Forum Discussion
Extract a subset of data from one sheet and copy to another sheet
May I make an alternative suggestion for meeting your need.
First let me ask a question, though. I looked at your sample file, and see nothing there that indicates that a person IS someone who has committed to nominate you. Do you have such a column? If not, add one. Call it say, "Nominator" or something to that effect. And keep it up=to-date, with "Y" entered into the column to indicate "Yes, a supporter." Then add another column--"LetterSent" or something to that effect. Fill this with a "Y" after you've sent a letter to them.
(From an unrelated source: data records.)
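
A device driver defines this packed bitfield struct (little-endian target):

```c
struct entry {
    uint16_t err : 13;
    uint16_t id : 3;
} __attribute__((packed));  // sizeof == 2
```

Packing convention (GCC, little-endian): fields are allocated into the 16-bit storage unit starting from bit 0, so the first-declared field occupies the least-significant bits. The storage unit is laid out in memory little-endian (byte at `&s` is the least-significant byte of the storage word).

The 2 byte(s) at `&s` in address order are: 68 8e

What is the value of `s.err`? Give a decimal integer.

[0]=0x68 [1]=0x8e (little-endian) → word 0x8e68
err [0+:13] = (word>>0) & 0x1fff = 3688  ←
id [13+:3] = (word>>13) & 0x7 = 4

3688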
Then, keeping the single database, use Word's MailMerge function--where you can access this Excel file as your source--with those two fields to indicate "Nominator" and "LetterSent" used to filter which letters to send today:
- with the former always "Y"--which sifts out those who haven't pledged to nominate;
- and the latter set to include only those who are blank--
Use Mail Merge to print the personalized letter, to print address labels (Word will even do the sexy bar code for the zip code)... if you really get fancy, you can add conditional paragraphs thanking those who've donated, but leaving the paragraph out of those who support but haven't contributed....
After you've sent the letter to the 25 new names, you update their records (filtering your Excel database as above) and change the "LetterSent" field to "Y". Easily done in mass, by entering it once and copy....paste down the rest.
That way if somebody changes their mind, decides not to nominate, or whatever, you make a single change in the sole database and you're up-to-date.
Principle: It's always better, from a data integrity point of view, to have a single database. Update fields in that to indicate status. Update addresses in one place. Update marital status (if that's part of your data) in one place. Don't make copies or extracts. You will run into problems with data getting out of sync.
MailMerge can be tricky the first time or two, but you (or your staff) will quickly get the hang of it. And your database will thank you.